= Fredric J. Harris =

Fredric Joel Harris (or, as he prefers to spell his name, fred harris) (born April 6, 1940) is an adjunct professor at University of California San Diego. He was a professor of Electrical engineering and was CUBIC signal processing chair at San Diego State University. He is an internationally renowned expert on DSP and Communication Systems. He is also the co-inventor of the Blackman-Harris window. He also has extensively published many technical papers, the most famous being the seminal 1978 paper "On the use of Windows for Harmonic Analysis with the Discrete Fourier Transform." He is also the author of the textbook Multi-rate Signal Processing for Communication Systems and is co-author with Bernard Sklar of the 3-rd edition textbook on Digital Communications.
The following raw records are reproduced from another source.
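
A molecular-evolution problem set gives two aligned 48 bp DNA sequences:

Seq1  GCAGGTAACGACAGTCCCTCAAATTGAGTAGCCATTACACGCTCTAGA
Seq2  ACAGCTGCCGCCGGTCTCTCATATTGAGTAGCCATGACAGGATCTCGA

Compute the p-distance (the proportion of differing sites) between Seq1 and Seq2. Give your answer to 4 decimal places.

0.2500

The sequences differ at positions 1 (G/A), 5 (G/C), 7 (A/G), 8 (A/C), 11 (A/C), 13 (A/G), 17 (C/T), 22 (A/T), 36 (T/G), 40 (C/G), 42 (C/A), 46 (A/C).
There are 12 differences over 48 sites, so p = 12/48 = 0.2500.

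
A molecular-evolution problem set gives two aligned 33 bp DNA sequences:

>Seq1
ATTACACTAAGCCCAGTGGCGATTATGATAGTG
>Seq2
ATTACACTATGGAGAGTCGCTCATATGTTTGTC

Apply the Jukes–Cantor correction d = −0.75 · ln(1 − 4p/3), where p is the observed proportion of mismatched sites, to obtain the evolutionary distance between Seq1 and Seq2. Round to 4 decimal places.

0.4408

Mismatches occur at site 10 (A↔T), site 12 (C↔G), site 13 (C↔A), site 14 (C↔G), site 18 (G↔C), site 21 (G↔T), site 22 (A↔C), site 23 (T↔A), site 28 (A↔T), site 30 (A↔T), site 33 (G↔C).
p = 11/33 = 0.333333.
d = −0.75 · ln(1 − (4/3)·0.333333) = −0.75 · ln(0.555556) = −0.75 · (-0.587786) = 0.4408.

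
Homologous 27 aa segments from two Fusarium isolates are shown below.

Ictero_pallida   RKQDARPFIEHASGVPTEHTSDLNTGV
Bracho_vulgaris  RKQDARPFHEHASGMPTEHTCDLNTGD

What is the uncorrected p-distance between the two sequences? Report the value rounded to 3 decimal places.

0.148

Differing sites — 9:I/H; 15:V/M; 21:S/C; 27:V/D.
There are 4 differences over 27 sites, so p = 4/27 = 0.148.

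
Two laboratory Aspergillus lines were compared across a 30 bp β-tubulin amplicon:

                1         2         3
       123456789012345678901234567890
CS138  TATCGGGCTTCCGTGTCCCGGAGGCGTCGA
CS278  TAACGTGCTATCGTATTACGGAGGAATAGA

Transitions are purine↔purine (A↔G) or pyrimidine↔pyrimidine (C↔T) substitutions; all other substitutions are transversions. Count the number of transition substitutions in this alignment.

4

Mismatches occur at site 3 (T→A, transversion), site 6 (G→T, transversion), site 10 (T→A, transversion), site 11 (C→T, transition), site 15 (G→A, transition), site 17 (C→T, transition), site 18 (C→A, transversion), site 25 (C→A, transversion), site 26 (G→A, transition), site 28 (C→A, transversion).
Of the 10 differences, 4 transitions and 6 transversions, so the answer is 4.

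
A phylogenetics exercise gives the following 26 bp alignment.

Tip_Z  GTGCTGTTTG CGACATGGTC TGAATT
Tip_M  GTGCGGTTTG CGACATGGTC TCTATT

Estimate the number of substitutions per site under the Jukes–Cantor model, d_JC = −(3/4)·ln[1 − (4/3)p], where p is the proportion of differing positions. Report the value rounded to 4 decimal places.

Mismatches occur at site 5 (T→G), site 22 (G→C), site 23 (A→T).
p = 3/26 = 0.115385.
d = −0.75 · ln(1 − (4/3)·0.115385) = −0.75 · ln(0.846153) = −0.75 · (-0.167055) = 0.1253.

0.1253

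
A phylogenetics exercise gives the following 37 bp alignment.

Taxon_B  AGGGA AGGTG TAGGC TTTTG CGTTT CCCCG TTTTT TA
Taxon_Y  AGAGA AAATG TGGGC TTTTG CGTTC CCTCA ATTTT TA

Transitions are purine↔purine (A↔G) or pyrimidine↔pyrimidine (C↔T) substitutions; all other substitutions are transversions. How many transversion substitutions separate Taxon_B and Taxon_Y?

1

Differing sites — 3:G/A (Ti); 7:G/A (Ti); 8:G/A (Ti); 12:A/G (Ti); 25:T/C (Ti); 28:C/T (Ti); 30:G/A (Ti); 31:T/A (Tv).
Of the 8 differences, 7 transitions and 1 transversion, so the answer is 1.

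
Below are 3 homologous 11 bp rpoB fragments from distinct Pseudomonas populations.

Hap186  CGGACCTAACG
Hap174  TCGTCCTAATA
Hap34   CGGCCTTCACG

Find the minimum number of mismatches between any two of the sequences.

3

Pairwise Hamming distances:
  Hap186 vs Hap174: 5
  Hap186 vs Hap34: 3
  Hap174 vs Hap34: 7
The smallest is 3, between Hap186 and Hap34.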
He holds 38 patents on DSP and digital radio receiver technology.

Harris received his B.S. from Brooklyn Polytechnic Institute, his M.S. from San Diego State University, his PhD from Aalborg University, and did PhD course work at the University of California, San Diego. He is an IEEE Fellow and was co-editor-in-chief of the Elsevier journal Digital Signal Processing.

In early 2010 the "Fred Harris Endowed Chair in Digital Signal Processing" fund was established by Eric Johnson and Qualcomm executive Peggy Johnson. The fund is described to encourage and enable future students to pursue careers in the communications specialty of electrical engineering and to honor Fred Harris' legacy. In 2020, the Johnson's funded the fred harris Chair of DSP with a donation of $3.1 million.